I suggested the theme of “endings and beginnings” for this show to the others, and everyone agreed, seeing possibilities to fit their work into it. This is the show’s statement I wrote:
endings + beginnings is an exhibition showcasing the works of Shima Aghaaminiha, Shamim Aghaaminiha, Larissa Kitchemonia, Raegan Moynes, Alyssa Scott, Amy Snider and Brenda Watt, a group of emerging artists and artists in the beginning of their careers as candidates in the MFA program at the University of Regina.
Our lives are filled with beginnings and endings that result from changes of all sorts. In our recent time, the Covid19 pandemic has imposed another ending and a beginning on us. Like with all defining events, our lives now have a line drawn through them: pre-Covid/post-Covid. What makes this situation exceptional is that these new definitions apply to every person’s experience. Other global changes, political, technological, and environmental, are also looming or already happening at what feels like a continuously increasing pace. These constant changes to our lives and our understanding of the world lead us to the question of where one contemporary moment ends and another begins. The works in endings + beginnings are each reflections on this question.
I suppose my work fits into this theme’s “endings” component. 😉
I just posted about one of the two projects I installed in the show, a set of three plates title “Keep it Up,” “Hold it Together,” and “Build a Wall.” Here, I’ll summarize the work I installed of my second project I’ve been developing this term, “Dust.”
Arriving at the gallery to install, spatially-challenged husband and broken plate in tow, I got to work creating pieces of the project “Dust” I’ve been experimenting with all semester.
The plinth that I was expecting to use for a “Dust Plate” had been taken by another student (we had to book individual appointments to install due to Covid), so I was left with either one that was quite low to the ground or one that was much larger in width (more rectangular) than I’d expected to have. Fortunately, I’d brought the bowl-mold with me as well as the plate-mold, and I immediately realized that I was being told (by the art gods?) to go for it and create both a plate and a bowl in this gallery space. I took the larger plinth and got to work. This was my first time trying to use this mold in a while; the previous time had been a complete flop.

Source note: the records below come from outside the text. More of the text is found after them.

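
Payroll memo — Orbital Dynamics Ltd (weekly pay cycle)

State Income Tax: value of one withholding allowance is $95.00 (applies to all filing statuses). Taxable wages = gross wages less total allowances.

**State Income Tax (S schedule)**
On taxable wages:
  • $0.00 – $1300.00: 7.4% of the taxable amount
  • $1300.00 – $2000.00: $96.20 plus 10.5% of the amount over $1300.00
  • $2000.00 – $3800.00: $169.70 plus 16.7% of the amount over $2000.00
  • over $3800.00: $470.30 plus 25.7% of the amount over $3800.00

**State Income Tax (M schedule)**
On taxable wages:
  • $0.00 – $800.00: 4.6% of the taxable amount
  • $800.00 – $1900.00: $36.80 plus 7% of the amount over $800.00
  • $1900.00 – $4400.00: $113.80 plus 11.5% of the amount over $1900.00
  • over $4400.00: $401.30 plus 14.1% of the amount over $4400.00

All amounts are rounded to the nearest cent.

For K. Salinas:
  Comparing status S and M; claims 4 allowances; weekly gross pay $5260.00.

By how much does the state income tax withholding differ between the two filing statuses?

State Income Tax (S): taxable = $5260.00 − 4×$95.00 = $4880.00
  $470.30 + 25.7% × ($4880.00 − $3800.00) = $470.30 + 25.7% × $1080.00 = $747.86
State Income Tax (M): taxable = $5260.00 − 4×$95.00 = $4880.00
  $401.30 + 14.1% × ($4880.00 − $4400.00) = $401.30 + 14.1% × $480.00 = $468.98
Difference: |$747.86 − $468.98| = $278.88 (higher under S)

$278.88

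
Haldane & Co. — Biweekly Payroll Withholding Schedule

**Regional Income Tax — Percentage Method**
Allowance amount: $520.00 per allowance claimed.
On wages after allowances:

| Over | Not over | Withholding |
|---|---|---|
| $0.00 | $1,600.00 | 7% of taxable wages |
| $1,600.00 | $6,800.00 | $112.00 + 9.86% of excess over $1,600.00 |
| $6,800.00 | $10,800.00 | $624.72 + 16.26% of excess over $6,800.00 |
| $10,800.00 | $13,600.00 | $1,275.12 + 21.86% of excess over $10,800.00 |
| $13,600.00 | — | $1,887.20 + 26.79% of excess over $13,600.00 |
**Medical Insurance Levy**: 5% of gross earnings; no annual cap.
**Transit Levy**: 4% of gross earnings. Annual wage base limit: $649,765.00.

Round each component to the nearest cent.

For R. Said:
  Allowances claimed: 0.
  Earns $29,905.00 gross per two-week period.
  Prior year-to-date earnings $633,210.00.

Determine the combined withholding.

$8,412.76

Regional Income Tax: taxable = $29,905.00
  $1,887.20 + 26.79% × ($29,905.00 − $13,600.00) = $1,887.20 + 26.79% × $16,305.00 = $6,255.31
Medical Insurance Levy: 5% × $29,905.00 = $1,495.25
Transit Levy: cap $649,765.00 − YTD $633,210.00 = $16,555.00 subject; 4% × $16,555.00 = $662.20
Total: $6,255.31 + $1,495.25 + $662.20 = $8,412.76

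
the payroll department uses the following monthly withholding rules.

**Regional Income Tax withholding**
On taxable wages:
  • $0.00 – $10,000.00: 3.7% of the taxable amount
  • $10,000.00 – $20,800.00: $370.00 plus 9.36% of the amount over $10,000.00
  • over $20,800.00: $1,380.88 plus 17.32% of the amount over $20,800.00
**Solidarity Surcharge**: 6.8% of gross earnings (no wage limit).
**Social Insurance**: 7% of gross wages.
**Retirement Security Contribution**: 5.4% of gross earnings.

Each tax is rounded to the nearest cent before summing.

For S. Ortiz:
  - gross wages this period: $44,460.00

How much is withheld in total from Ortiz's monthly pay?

Regional Income Tax: taxable = $44,460.00
  $1,380.88 + 17.32% × ($44,460.00 − $20,800.00) = $1,380.88 + 17.32% × $23,660.00 = $5,478.79
Solidarity Surcharge: 6.8% × $44,460.00 = $3,023.28
Social Insurance: 7% × $44,460.00 = $3,112.20
Retirement Security Contribution: 5.4% × $44,460.00 = $2,400.84
Total: $5,478.79 + $3,023.28 + $3,112.20 + $2,400.84 = $14,015.11

$14,015.11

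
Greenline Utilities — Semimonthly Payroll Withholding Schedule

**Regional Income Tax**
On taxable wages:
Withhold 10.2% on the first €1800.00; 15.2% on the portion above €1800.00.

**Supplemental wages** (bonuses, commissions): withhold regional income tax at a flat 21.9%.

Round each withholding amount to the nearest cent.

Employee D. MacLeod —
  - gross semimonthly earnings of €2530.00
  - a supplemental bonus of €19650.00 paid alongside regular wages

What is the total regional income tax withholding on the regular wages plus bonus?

Regional Income Tax: taxable = €2530.00
  €183.60 + 15.2% × (€2530.00 − €1800.00) = €183.60 + 15.2% × €730.00 = €294.56
Supplemental (21.9% flat on bonus): 21.9% × €19650.00 = €4303.35
Total regional income tax: €294.56 + €4303.35 = €4597.91

€4597.91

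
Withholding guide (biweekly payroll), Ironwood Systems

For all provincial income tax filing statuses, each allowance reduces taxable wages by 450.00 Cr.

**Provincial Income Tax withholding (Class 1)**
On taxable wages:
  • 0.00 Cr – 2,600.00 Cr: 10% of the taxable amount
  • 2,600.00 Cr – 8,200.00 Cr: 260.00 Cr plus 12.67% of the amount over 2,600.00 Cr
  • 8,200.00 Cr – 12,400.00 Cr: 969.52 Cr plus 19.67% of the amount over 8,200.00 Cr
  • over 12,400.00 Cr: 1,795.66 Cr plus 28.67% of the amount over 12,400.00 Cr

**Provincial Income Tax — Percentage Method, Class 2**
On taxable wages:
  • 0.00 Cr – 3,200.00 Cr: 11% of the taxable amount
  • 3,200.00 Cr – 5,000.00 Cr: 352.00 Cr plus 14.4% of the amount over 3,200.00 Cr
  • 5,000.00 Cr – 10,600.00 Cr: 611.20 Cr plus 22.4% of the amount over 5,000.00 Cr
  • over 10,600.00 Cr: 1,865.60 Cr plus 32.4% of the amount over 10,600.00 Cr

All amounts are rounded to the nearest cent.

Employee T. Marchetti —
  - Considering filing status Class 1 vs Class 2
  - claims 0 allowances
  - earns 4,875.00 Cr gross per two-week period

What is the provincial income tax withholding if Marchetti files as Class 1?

Provincial Income Tax (Class 1): taxable = 4,875.00 Cr
  260.00 Cr + 12.67% × (4,875.00 Cr − 2,600.00 Cr) = 260.00 Cr + 12.67% × 2,275.00 Cr = 548.24 Cr

548.24 Cr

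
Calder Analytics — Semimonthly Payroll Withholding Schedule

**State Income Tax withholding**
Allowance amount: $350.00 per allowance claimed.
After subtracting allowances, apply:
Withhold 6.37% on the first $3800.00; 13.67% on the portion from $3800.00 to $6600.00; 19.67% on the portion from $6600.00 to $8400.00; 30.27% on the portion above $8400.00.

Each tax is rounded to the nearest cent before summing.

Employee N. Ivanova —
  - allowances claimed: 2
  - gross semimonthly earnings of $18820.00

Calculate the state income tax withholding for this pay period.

State Income Tax: taxable = $18820.00 − 2×$350.00 = $18120.00
  $978.88 + 30.27% × ($18120.00 − $8400.00) = $978.88 + 30.27% × $9720.00 = $3921.12

$3921.12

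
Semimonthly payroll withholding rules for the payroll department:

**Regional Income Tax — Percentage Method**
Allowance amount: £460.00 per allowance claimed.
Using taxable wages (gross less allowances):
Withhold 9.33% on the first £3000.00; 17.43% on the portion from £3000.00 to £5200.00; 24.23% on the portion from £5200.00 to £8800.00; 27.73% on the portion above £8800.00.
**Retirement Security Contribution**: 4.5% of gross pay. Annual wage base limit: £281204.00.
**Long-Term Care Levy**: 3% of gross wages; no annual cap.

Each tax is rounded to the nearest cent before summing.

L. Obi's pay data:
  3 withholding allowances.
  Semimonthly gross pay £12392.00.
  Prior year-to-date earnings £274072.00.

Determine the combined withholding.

£2841.73

Regional Income Tax: taxable = £12392.00 − 3×£460.00 = £11012.00
  £1535.64 + 27.73% × (£11012.00 − £8800.00) = £1535.64 + 27.73% × £2212.00 = £2149.03
Retirement Security Contribution: cap £281204.00 − YTD £274072.00 = £7132.00 subject; 4.5% × £7132.00 = £320.94
Long-Term Care Levy: 3% × £12392.00 = £371.76
Total: £2149.03 + £320.94 + £371.76 = £2841.73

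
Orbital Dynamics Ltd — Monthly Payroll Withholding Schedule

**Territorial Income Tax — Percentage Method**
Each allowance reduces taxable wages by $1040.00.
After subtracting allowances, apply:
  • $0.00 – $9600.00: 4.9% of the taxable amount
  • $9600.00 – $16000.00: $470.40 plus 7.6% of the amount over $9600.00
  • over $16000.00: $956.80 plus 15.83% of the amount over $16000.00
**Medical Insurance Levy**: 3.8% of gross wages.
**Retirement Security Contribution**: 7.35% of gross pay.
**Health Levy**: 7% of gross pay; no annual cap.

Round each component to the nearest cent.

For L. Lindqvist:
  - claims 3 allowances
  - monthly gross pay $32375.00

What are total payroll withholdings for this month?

Territorial Income Tax: taxable = $32375.00 − 3×$1040.00 = $29255.00
  $956.80 + 15.83% × ($29255.00 − $16000.00) = $956.80 + 15.83% × $13255.00 = $3055.07
Medical Insurance Levy: 3.8% × $32375.00 = $1230.25
Retirement Security Contribution: 7.35% × $32375.00 = $2379.56
Health Levy: 7% × $32375.00 = $2266.25
Total: $3055.07 + $1230.25 + $2379.56 + $2266.25 = $8931.13

$8931.13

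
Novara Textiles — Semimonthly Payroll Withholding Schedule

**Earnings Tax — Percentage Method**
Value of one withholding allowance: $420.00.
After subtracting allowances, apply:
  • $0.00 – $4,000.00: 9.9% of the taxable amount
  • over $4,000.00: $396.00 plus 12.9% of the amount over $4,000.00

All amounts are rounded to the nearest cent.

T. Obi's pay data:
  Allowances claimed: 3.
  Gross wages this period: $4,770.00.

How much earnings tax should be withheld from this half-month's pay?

Earnings Tax: taxable = $4,770.00 − 3×$420.00 = $3,510.00
  9.9% × $3,510.00 = $347.49

$347.49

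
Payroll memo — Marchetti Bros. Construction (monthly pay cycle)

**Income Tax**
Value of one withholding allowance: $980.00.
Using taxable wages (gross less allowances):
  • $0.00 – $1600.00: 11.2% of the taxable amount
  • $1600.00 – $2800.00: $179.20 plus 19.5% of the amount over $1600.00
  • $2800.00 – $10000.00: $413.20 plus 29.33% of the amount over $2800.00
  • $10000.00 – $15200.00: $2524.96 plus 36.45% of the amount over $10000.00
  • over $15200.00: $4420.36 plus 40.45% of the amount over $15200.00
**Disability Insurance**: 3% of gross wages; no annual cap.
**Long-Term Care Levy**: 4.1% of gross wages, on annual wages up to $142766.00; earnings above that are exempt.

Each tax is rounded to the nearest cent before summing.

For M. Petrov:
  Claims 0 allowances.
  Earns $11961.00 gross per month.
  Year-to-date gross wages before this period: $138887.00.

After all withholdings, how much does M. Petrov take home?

Income Tax: taxable = $11961.00
  $2524.96 + 36.45% × ($11961.00 − $10000.00) = $2524.96 + 36.45% × $1961.00 = $3239.74
Disability Insurance: 3% × $11961.00 = $358.83
Long-Term Care Levy: cap $142766.00 − YTD $138887.00 = $3879.00 subject; 4.1% × $3879.00 = $159.04
Total withheld: $3239.74 + $358.83 + $159.04 = $3757.61
Net pay: $11961.00 − $3757.61 = $8203.39

$8203.39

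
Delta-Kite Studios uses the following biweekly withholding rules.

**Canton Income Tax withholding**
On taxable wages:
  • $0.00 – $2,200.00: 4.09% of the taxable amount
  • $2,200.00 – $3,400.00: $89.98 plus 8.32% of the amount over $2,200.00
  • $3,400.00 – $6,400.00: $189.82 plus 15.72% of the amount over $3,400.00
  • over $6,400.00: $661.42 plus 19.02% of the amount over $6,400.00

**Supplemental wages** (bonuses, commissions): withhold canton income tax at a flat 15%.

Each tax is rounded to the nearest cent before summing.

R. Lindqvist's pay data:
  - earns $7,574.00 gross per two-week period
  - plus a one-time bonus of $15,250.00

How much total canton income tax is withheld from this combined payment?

$3,172.21

Canton Income Tax: taxable = $7,574.00
  $661.42 + 19.02% × ($7,574.00 − $6,400.00) = $661.42 + 19.02% × $1,174.00 = $884.71
Supplemental (15% flat on bonus): 15% × $15,250.00 = $2,287.50
Total canton income tax: $884.71 + $2,287.50 = $3,172.21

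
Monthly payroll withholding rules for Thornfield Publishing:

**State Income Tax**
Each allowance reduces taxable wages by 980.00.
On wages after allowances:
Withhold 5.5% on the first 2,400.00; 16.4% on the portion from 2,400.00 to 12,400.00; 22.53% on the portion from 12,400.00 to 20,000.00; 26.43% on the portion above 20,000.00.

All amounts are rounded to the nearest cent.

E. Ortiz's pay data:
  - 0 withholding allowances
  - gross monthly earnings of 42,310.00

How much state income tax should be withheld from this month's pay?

9,380.81

State Income Tax: taxable = 42,310.00
  3,484.28 + 26.43% × (42,310.00 − 20,000.00) = 3,484.28 + 26.43% × 22,310.00 = 9,380.81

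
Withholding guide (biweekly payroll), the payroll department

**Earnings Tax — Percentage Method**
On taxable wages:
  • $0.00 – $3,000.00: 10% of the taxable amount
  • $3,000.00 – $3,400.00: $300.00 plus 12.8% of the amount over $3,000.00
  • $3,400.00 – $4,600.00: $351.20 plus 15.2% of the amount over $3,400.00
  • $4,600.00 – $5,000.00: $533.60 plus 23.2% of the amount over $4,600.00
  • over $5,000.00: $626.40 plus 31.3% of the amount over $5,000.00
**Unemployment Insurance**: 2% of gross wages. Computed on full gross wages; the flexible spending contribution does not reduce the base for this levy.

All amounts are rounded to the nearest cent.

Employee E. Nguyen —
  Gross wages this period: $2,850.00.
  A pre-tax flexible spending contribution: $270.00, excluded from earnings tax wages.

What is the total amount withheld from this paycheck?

$315.00

Earnings Tax: taxable = $2,850.00 − $270.00 = $2,580.00
  10% × $2,580.00 = $258.00
Unemployment Insurance: 2% × $2,850.00 = $57.00
Total: $258.00 + $57.00 = $315.00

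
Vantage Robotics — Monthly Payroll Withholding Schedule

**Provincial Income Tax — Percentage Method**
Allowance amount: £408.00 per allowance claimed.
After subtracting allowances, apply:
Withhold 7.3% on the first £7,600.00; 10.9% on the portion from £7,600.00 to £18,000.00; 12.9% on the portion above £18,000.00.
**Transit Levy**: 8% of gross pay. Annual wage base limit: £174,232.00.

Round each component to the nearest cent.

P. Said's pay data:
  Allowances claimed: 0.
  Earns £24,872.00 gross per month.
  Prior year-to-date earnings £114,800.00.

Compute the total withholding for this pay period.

Provincial Income Tax: taxable = £24,872.00
  £1,688.40 + 12.9% × (£24,872.00 − £18,000.00) = £1,688.40 + 12.9% × £6,872.00 = £2,574.89
Transit Levy: 8% × £24,872.00 = £1,989.76
Total: £2,574.89 + £1,989.76 = £4,564.65

£4,564.65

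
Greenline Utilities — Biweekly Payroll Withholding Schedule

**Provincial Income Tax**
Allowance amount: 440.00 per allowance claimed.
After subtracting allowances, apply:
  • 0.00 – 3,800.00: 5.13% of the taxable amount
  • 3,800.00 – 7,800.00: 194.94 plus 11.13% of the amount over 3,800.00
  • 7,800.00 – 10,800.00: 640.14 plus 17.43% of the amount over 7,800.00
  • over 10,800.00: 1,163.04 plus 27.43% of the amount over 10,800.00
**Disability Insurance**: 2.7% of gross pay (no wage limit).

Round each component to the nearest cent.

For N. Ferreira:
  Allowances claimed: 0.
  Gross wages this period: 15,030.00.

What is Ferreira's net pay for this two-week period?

12,300.86

Provincial Income Tax: taxable = 15,030.00
  1,163.04 + 27.43% × (15,030.00 − 10,800.00) = 1,163.04 + 27.43% × 4,230.00 = 2,323.33
Disability Insurance: 2.7% × 15,030.00 = 405.81
Total withheld: 2,323.33 + 405.81 = 2,729.14
Net pay: 15,030.00 − 2,729.14 = 12,300.86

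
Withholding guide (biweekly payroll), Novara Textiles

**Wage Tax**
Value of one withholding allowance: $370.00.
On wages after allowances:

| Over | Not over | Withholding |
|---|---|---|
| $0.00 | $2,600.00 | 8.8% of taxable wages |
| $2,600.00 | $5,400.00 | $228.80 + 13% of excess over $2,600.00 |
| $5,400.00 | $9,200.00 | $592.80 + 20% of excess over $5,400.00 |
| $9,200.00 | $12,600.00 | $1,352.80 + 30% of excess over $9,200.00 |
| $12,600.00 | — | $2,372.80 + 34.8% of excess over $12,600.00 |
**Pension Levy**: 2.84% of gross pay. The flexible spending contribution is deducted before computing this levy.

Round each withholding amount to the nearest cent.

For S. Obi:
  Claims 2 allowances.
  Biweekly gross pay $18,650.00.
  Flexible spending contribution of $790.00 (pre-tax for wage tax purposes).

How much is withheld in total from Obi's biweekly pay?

Wage Tax: taxable = $18,650.00 − $790.00 − 2×$370.00 = $17,120.00
  $2,372.80 + 34.8% × ($17,120.00 − $12,600.00) = $2,372.80 + 34.8% × $4,520.00 = $3,945.76
Pension Levy: 2.84% × $17,860.00 = $507.22
Total: $3,945.76 + $507.22 = $4,452.98

$4,452.98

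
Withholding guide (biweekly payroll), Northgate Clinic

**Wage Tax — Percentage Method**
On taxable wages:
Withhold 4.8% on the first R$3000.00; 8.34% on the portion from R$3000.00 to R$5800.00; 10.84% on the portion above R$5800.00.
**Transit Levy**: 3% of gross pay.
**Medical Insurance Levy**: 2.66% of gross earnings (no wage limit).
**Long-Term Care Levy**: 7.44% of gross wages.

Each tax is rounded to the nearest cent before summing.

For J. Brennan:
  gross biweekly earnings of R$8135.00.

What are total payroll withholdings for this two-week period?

Wage Tax: taxable = R$8135.00
  R$377.52 + 10.84% × (R$8135.00 − R$5800.00) = R$377.52 + 10.84% × R$2335.00 = R$630.63
Transit Levy: 3% × R$8135.00 = R$244.05
Medical Insurance Levy: 2.66% × R$8135.00 = R$216.39
Long-Term Care Levy: 7.44% × R$8135.00 = R$605.24
Total: R$630.63 + R$244.05 + R$216.39 + R$605.24 = R$1696.31

R$1696.31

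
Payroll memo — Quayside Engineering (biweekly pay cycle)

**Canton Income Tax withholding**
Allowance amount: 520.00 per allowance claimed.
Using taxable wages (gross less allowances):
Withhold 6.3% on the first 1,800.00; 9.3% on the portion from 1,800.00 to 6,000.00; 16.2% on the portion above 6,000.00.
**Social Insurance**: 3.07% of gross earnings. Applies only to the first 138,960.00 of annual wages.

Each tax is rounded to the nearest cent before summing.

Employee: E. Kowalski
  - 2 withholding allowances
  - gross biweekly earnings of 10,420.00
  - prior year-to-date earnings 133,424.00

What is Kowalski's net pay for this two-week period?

Canton Income Tax: taxable = 10,420.00 − 2×520.00 = 9,380.00
  504.00 + 16.2% × (9,380.00 − 6,000.00) = 504.00 + 16.2% × 3,380.00 = 1,051.56
Social Insurance: cap 138,960.00 − YTD 133,424.00 = 5,536.00 subject; 3.07% × 5,536.00 = 169.96
Total withheld: 1,051.56 + 169.96 = 1,221.52
Net pay: 10,420.00 − 1,221.52 = 9,198.48

9,198.48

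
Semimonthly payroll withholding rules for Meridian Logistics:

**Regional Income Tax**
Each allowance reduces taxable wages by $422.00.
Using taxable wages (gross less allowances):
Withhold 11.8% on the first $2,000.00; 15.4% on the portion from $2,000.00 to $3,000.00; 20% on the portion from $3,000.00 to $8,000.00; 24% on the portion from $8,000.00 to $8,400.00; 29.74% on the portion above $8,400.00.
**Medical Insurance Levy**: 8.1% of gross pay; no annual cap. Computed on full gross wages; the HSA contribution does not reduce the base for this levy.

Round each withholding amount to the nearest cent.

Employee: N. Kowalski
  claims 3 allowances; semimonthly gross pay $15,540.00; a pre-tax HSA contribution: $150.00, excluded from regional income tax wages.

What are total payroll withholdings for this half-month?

Regional Income Tax: taxable = $15,540.00 − $150.00 − 3×$422.00 = $14,124.00
  $1,486.00 + 29.74% × ($14,124.00 − $8,400.00) = $1,486.00 + 29.74% × $5,724.00 = $3,188.32
Medical Insurance Levy: 8.1% × $15,540.00 = $1,258.74
Total: $3,188.32 + $1,258.74 = $4,447.06

$4,447.06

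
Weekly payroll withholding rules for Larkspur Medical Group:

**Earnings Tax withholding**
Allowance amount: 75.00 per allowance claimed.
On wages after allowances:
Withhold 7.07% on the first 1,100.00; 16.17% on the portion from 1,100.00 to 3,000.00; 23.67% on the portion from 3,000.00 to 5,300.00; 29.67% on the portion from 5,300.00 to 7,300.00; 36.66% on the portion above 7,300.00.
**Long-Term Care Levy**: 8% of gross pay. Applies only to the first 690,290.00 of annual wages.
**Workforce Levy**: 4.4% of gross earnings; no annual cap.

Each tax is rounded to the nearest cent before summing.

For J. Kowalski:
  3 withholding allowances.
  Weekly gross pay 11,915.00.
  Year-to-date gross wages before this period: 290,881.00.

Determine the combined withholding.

Earnings Tax: taxable = 11,915.00 − 3×75.00 = 11,690.00
  1,522.81 + 36.66% × (11,690.00 − 7,300.00) = 1,522.81 + 36.66% × 4,390.00 = 3,132.18
Long-Term Care Levy: 8% × 11,915.00 = 953.20
Workforce Levy: 4.4% × 11,915.00 = 524.26
Total: 3,132.18 + 953.20 + 524.26 = 4,609.64

4,609.64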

I got them set up and then left, hoping very much that when I returned the next day, they would hold their form while I slid their molds out from under them.
And did they?
They did!


It’s kind of funny that “Dust Plate” has cracks in it… given my other project’s beginnings.
As with the other pieces I have in this show, I know I could develop this idea further and improve the end-product, the objects themselves. These aren’t perfect, and they’re far from what I’d originally envisioned: a plate that would look more perfectly plate like until it would blow away (on video), revealing that it was made entirely of dust. As with the other work in this show, though, I’m satisfied enough with the result of “Dust” after three months of experimenting and thinking about it. I’m now curious to see what others will say about it. I’m happy I decided to find and use local, brown-coloured clay, and I’m relieved that I found a technique that allows this clay dust to hold a shape. At least, these two pieces had held up for one day when I last saw them… I’ll return to the gallery when it reopens on Tuesday and see what I find on this plinth.

Now I need to turn my attention to writing up an “End of Semester Review Statement” by Tuesday. How will I summarize all that I’ve learned this semester in just 600 words?